Se è vero che la storia si ripete, si fa obbiettivamente fatica a non
vedere negli eventi di questo periodo una riproposizione dei vecchi
mali del passato, pur con qualche variazione sul tema. Una Germania in salsa sovietica:
imperialista, dirigista ed utopista, governata da una elite miope,
supponente, e arrogante nell’incapacità di riconoscere i propri errori e
nella pretesa di rilanciare all’infinito, come un giocatore d’azzardo
privo di ogni residuo di lucidità. La Gran Bretagna che se ne va, a braccetto con gli Stati Uniti.
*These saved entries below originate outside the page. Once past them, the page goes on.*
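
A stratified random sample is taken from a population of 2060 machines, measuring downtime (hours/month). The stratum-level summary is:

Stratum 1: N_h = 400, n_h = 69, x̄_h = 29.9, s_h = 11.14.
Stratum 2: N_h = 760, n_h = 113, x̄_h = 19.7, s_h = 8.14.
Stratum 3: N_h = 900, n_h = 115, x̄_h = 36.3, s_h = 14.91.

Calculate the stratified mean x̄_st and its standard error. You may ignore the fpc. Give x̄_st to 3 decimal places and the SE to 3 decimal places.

x̄_st ≈ 28.933, SE ≈ 0.719

x̄_st = Σ W_h x̄_h = (400·29.9 + 760·19.7 + 900·36.3)/2060 = 28.93301
V̂(x̄_st) = Σ W_h² s_h²/n_h, with W_h = N_h/N and N = 2060:
  stratum 1: (400/2060)²·11.14²/69 = 0.067812
  stratum 2: (760/2060)²·8.14²/113 = 0.0798111
  stratum 3: (900/2060)²·14.91²/115 = 0.368984
V̂(x̄_st) = 0.516608
SE(x̄_st) = √0.516608 = 0.718754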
Russia e Cina che
seguono le loro agende, profondamente nazionaliste e a loro volta
imperialiste, ma con i vecchi arnesi ideologici conunistoidi, nichilisti
e sovietici passati idealmente più ad ovest, ad una Unione Europea
germano-centrica che si trascina dietro il resto dell’Europa continentale:
confuso, impoverito, culturalmente sradicato ed attaccato alla sottana
di una Germania che oggi, come 75 anni fa, corre a chiudersi nel bunker.
Un bunker verdissimo, col faccione accigliato di Greta stampato sulla porta, ma popolato di leader annebbiati, impreparati e disperati. Di aspiranti suicidi.
Viene da sperare che il destino di questa Europa si compia in fretta,
per la terza volta nell’ultimo secolo. E che si possa ripartire
dall’ennesimo cumulo di macerie ideologiche, economiche e sociali per
rimettere al centro di tutto l’uomo, e le sue sacrosante aspirazioni in
termini di sicurezza, benessere, affetti e realizzazione personale.